What Keystone gives you
- Per-module risk record — seismic class, KeyScore, net-zero status, resilience class, audit trail
- Pricing API — submit module + coverage parameters, get rate_bps + premium + expected_loss_ratio + underwriting_margin
- MGA book stats live — policies in force, premium float, commission earned, blended rate, expected loss ratio
- Defensible audit — every quote tied to a specific verified record, immutable
Who this is for
- Reinsurers — Swiss Re, Munich Re, Hannover Re — writing capacity on modular books
- MGAs writing modular construction lines on behalf of carrier capacity
- Captive insurers for large modular owner portfolios
- Parametric players writing resilience-tied parametric coverage
- Specialty carriers entering modular housing as a class
The economics
MGA commission on every bound policy.
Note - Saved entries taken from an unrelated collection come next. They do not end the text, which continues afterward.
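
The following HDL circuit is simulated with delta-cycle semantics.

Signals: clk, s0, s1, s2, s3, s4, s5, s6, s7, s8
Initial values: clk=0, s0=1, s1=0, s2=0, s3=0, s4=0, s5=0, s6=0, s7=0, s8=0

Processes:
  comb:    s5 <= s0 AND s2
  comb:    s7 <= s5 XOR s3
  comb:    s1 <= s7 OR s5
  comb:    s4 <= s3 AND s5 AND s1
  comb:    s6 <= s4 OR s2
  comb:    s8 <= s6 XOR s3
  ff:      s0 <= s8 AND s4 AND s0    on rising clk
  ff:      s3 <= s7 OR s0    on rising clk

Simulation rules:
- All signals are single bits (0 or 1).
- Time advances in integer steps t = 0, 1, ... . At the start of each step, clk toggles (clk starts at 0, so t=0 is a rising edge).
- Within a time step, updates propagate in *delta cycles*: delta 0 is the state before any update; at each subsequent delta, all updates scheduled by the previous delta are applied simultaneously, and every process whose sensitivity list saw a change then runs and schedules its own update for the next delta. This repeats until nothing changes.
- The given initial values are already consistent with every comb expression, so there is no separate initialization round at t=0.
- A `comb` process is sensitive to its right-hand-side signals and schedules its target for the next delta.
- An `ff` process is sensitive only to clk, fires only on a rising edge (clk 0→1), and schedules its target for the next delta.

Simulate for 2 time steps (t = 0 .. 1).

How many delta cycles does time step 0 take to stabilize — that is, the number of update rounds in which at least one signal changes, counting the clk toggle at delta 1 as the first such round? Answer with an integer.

4

t=0 Δ0: s0=1 s2=0 clk=0 s5=0 s7=0 s6=0 s3=0 s4=0 s8=0 s1=0
  Δ1: clk:0→1
  Δ2: s0:1→0, s3:0→1
  Δ3: s7:0→1, s8:0→1
  Δ4: s1:0→1
  (4Δ to stable)
t=1 Δ0: s0=0 s2=0 clk=1 s5=0 s7=1 s6=0 s3=1 s4=0 s8=1 s1=1
  Δ1: clk:1→0
  (1Δ to stable)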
Underwriting margin from pricing discipline (premium − expected losses − commissions). Recurring per-policy revenue as the modular book grows. Treaty structures available with reinsurance partners.
The same KeyScore the lender priced the loan on becomes the same number the insurer prices the policy on. Both signals point at the same verified asset.
Quote a strong vs weak module side-by-side.
The sample workspace ships with three live policies. KeyScore-92 strong module: 89bps. KeyScore-65 weak module: 140bps. Same API, same math, opposite risk profile.